- Battle of Carteia: Part of the Second Punic War
| Date | 206 BC |
| Location | The Guadalquivir River mouth36°47′N 6°21′W﻿ / ﻿36.783°N 6.350°W |
| Result | Roman victory |

Belligerents
- Roman Republic: Carthage

Commanders and leaders
- Lucius Marcius Septimus: Hanno

Strength
- Unknown: 6,000 soldiers (including 4,000 Celtiberians) 700 Cavalry

= Battle of Carteia =

Land battle of the Second Punic War

The Battle of Carteia, also known by the modern name Battle of the Guadalquivir, took place during the Second Punic War in 206 BC between the forces of Carthage and the Roman Republic. The name "Battle of the Guadalquivir" is anachronistic, since the river's name "el Guadalquivir", from the Arabic al-wadi al-kabir ("the great valley"), was not used until the Islamic conquest of Spain over nine hundred years after the battle. The Carthaginian forces were commanded by Hanno and the Romans by Gaius Lucius Marcius Septimus. The battle resulted in a Roman victory.

== Context ==
After the Carthaginian defeat at the Battle of Ilipa, the Turdetani flocked en masse to the Roman banner. Hasdrubal Gisco and Mago Barca were thereafter confined with their troops to Gadir where they were protected from a Roman assault. After the Revolt of Sucro and the Revolt of Indibilis and Mandonius, Publius Cornelius Scipio Africanus sent Lucius Marcius Septimus with a small force uninhibited by baggage so as to augment their speed down the Guadalquivir River to the river mouth. There, the Romans encountered the Carthaginian prefect Hanno who was attempting to recruit a force of Celtiberian mercenaries for Mago Barca, as Mago and Hanno the Elder had just lost another army in Celtiberia to Marcus Junius Silanus.

==The battle==
Hanno had at his command 700 cavalry and 6,000 infantrymen, of whom 4,000 were Celtiberian warriors and the rest Africans. Lucius Marcius Septimus attacked the Carthaginian force and surrounded them on a hill.

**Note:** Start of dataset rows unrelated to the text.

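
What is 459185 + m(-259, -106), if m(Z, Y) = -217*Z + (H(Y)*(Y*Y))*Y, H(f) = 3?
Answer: -3057660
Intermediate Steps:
m(Z, Y) = -217*Z + 3*Y³ (m(Z, Y) = -217*Z + (3*(Y*Y))*Y = -217*Z + (3*Y²)*Y = -217*Z + 3*Y³)
459185 + m(-259, -106) = 459185 + (-217*(-259) + 3*(-106)³) = 459185 + (56203 + 3*(-1191016)) = 459185 + (56203 - 3573048) = 459185 - 3516845 = -3057660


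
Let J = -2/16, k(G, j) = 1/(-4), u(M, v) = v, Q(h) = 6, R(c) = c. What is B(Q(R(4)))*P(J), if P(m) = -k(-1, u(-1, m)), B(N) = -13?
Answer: -13/4 ≈ -3.2500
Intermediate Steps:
k(G, j) = -1/4
J = -1/8 (J = -2*1/16 = -1/8 ≈ -0.12500)
P(m) = 1/4 (P(m) = -1*(-1/4) = 1/4)
B(Q(R(4)))*P(J) = -13*1/4 = -13/4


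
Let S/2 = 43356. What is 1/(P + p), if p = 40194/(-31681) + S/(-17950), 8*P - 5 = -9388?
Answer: -2274695800/2681808257113 ≈ -0.00084819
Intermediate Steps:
S = 86712 (S = 2*43356 = 86712)
P = -9383/8 (P = 5/8 + (1/8)*(-9388) = 5/8 - 2347/2 = -9383/8 ≈ -1172.9)
p = -1734302586/284336975 (p = 40194/(-31681) + 86712/(-17950) = 40194*(-1/31681) + 86712*(-1/17950) = -40194/31681 - 43356/8975 = -1734302586/284336975 ≈ -6.0995)
1/(P + p) = 1/(-9383/8 - 1734302586/284336975) = 1/(-2681808257113/2274695800) = -2274695800/2681808257113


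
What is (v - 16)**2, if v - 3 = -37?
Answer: 2500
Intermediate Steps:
v = -34 (v = 3 - 37 = -34)
(v - 16)**2 = (-34 - 16)**2 = (-50)**2 = 2500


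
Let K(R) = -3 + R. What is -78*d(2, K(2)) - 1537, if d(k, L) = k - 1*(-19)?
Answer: -3175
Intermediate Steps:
d(k, L) = 19 + k (d(k, L) = k + 19 = 19 + k)
-78*d(2, K(2)) - 1537 = -78*(19 + 2) - 1537 = -78*21 - 1537 = -1638 - 1537 = -3175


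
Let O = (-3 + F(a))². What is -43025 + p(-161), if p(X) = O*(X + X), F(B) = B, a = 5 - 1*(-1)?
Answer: -45923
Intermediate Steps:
a = 6 (a = 5 + 1 = 6)
O = 9 (O = (-3 + 6)² = 3² = 9)
p(X) = 18*X (p(X) = 9*(X + X) = 9*(2*X) = 18*X)
-43025 + p(-161) = -43025 + 18*(-161) = -43025 - 2898 = -45923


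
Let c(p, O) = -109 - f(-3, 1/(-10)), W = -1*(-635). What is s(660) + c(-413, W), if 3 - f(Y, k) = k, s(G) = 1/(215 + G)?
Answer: -196173/1750 ≈ -112.10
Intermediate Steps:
f(Y, k) = 3 - k
W = 635
c(p, O) = -1121/10 (c(p, O) = -109 - (3 - 1/(-10)) = -109 - (3 - 1*(-⅒)) = -109 - (3 + ⅒) = -109 - 1*31/10 = -109 - 31/10 = -1121/10)
s(660) + c(-413, W) = 1/(215 + 660) - 1121/10 = 1/875 - 1121/10 = -196173/1750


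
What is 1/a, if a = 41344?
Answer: 1/41344 ≈ 2.4187e-5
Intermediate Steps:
1/a = 1/41344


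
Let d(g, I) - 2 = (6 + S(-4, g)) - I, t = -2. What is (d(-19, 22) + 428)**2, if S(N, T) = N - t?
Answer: 169744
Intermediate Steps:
S(N, T) = 2 + N (S(N, T) = N - 1*(-2) = N + 2 = 2 + N)
d(g, I) = 6 - I (d(g, I) = 2 + ((6 + (2 - 4)) - I) = 2 + ((6 - 2) - I) = 2 + (4 - I) = 6 - I)
(d(-19, 22) + 428)**2 = ((6 - 1*22) + 428)**2 = ((6 - 22) + 428)**2 = (-16 + 428)**2 = 412**2 = 169744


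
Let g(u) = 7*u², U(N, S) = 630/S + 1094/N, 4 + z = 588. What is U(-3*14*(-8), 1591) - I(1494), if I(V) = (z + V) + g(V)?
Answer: -4176729516923/267288 ≈ -1.5626e+7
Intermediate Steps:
z = 584 (z = -4 + 588 = 584)
I(V) = 584 + V + 7*V² (I(V) = (584 + V) + 7*V² = 584 + V + 7*V²)
U(-3*14*(-8), 1591) - I(1494) = (630/1591 + 1094/((-3*14*(-8)))) - (584 + 1494 + 7*1494²) = (630*(1/1591) + 1094/((-42*(-8)))) - (584 + 1494 + 7*2232036) = (630/1591 + 1094/336) - (584 + 1494 + 15624252) = (630/1591 + 1094*(1/336)) - 1*15626330 = (630/1591 + 547/168) - 15626330 = 976117/267288 - 15626330 = -4176729516923/267288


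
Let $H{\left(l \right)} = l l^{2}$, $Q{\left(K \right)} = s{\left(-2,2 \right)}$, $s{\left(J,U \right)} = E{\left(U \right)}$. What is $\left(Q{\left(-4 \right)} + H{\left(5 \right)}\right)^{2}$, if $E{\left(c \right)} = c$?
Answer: $16129$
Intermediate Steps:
$s{\left(J,U \right)} = U$
$Q{\left(K \right)} = 2$
$H{\left(l \right)} = l^{3}$
$\left(Q{\left(-4 \right)} + H{\left(5 \right)}\right)^{2} = \left(2 + 5^{3}\right)^{2} = \left(2 + 125\right)^{2} = 127^{2} = 16129$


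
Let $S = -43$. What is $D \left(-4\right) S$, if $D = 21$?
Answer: $3612$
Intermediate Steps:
$D \left(-4\right) S = 21 \left(-4\right) \left(-43\right) = \left(-84\right) \left(-43\right) = 3612$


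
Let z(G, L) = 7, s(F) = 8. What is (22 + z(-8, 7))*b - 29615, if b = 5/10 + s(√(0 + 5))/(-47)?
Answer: -2782911/94 ≈ -29605.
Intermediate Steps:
b = 31/94 (b = 5/10 + 8/(-47) = 5*(⅒) + 8*(-1/47) = ½ - 8/47 = 31/94 ≈ 0.32979)
(22 + z(-8, 7))*b - 29615 = (22 + 7)*(31/94) - 29615 = 29*(31/94) - 29615 = 899/94 - 29615 = -2782911/94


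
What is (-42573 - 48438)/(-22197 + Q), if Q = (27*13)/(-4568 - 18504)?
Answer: 699935264/170709845 ≈ 4.1001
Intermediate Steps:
Q = -351/23072 (Q = 351/(-23072) = 351*(-1/23072) = -351/23072 ≈ -0.015213)
(-42573 - 48438)/(-22197 + Q) = (-42573 - 48438)/(-22197 - 351/23072) = -91011/(-512129535/23072) = -91011*(-23072/512129535) = 699935264/170709845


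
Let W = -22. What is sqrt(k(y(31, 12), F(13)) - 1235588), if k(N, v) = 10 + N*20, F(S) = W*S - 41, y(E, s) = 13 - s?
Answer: I*sqrt(1235558) ≈ 1111.6*I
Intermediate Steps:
F(S) = -41 - 22*S (F(S) = -22*S - 41 = -41 - 22*S)
k(N, v) = 10 + 20*N
sqrt(k(y(31, 12), F(13)) - 1235588) = sqrt((10 + 20*(13 - 1*12)) - 1235588) = sqrt((10 + 20*(13 - 12)) - 1235588) = sqrt((10 + 20*1) - 1235588) = sqrt((10 + 20) - 1235588) = sqrt(30 - 1235588) = sqrt(-1235558) = I*sqrt(1235558)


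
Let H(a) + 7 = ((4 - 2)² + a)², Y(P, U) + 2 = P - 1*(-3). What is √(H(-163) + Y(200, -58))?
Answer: 5*√1019 ≈ 159.61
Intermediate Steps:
Y(P, U) = 1 + P (Y(P, U) = -2 + (P - 1*(-3)) = -2 + (P + 3) = -2 + (3 + P) = 1 + P)
H(a) = -7 + (4 + a)² (H(a) = -7 + ((4 - 2)² + a)² = -7 + (2² + a)² = -7 + (4 + a)²)
√(H(-163) + Y(200, -58)) = √((-7 + (4 - 163)²) + (1 + 200)) = √((-7 + (-159)²) + 201) = √((-7 + 25281) + 201) = √(25274 + 201) = √25475 = 5*√1019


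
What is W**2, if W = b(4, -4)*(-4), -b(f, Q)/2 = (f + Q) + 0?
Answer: 0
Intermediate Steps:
b(f, Q) = -2*Q - 2*f (b(f, Q) = -2*((f + Q) + 0) = -2*((Q + f) + 0) = -2*(Q + f) = -2*Q - 2*f)
W = 0 (W = (-2*(-4) - 2*4)*(-4) = (8 - 8)*(-4) = 0*(-4) = 0)
W**2 = 0**2 = 0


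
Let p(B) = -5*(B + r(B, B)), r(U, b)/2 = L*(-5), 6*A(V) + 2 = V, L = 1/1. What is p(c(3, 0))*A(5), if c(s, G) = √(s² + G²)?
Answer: 35/2 ≈ 17.500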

The mercenaries quickly opened negotiations with Marcius, who asked Hanno to hand over any deserters and prisoners that he had in his care. He further asked them for payment, after which they could reach an agreement. Once the mercenaries had come down from the hill, Marcius gave his final demand for the mercenary forces to surrender their arms and return to their respective cities.

However, the last demand infuriated the Celtiberians, whose culture established that death was preferable to surrender their weapons. They refused to comply and promptly resumed battle. After brave resistance from the Carthaginian forces, over half their number were slaughtered and the rest were able to escape.

== Consequences ==
The Celtiberian mercenaries and African fighters who were able to escape fled towards the army of Mago Barca, who had arrived on the coast at the head of a fleet of 60 ships to pick up the survivors. Carthaginian territory in the region was reduced to the city of Gadir after the fight. Mago Barca placed the remainder of his army on ships in an attempt to take back Cartago Nova. Upon reaching the city with the Carthaginian army, which numbered only a few thousand, Barca's army anchored and disembarked. They laid siege to the city but were repulsed by Roman forces at the Battle of Cartagena in 206 BC.

Mago Barca returned defeated to Gadir where he found that the local population had shut their gates to his army as they had begun negotiations with the Romans. Shortly thereafter, Mago abandoned the city and sailed to the Balearic Islands, spending the winter at Maó-Mahón. The following year, he sailed north to Italy where he hoped to instigate a revolt amongst the Ligures people.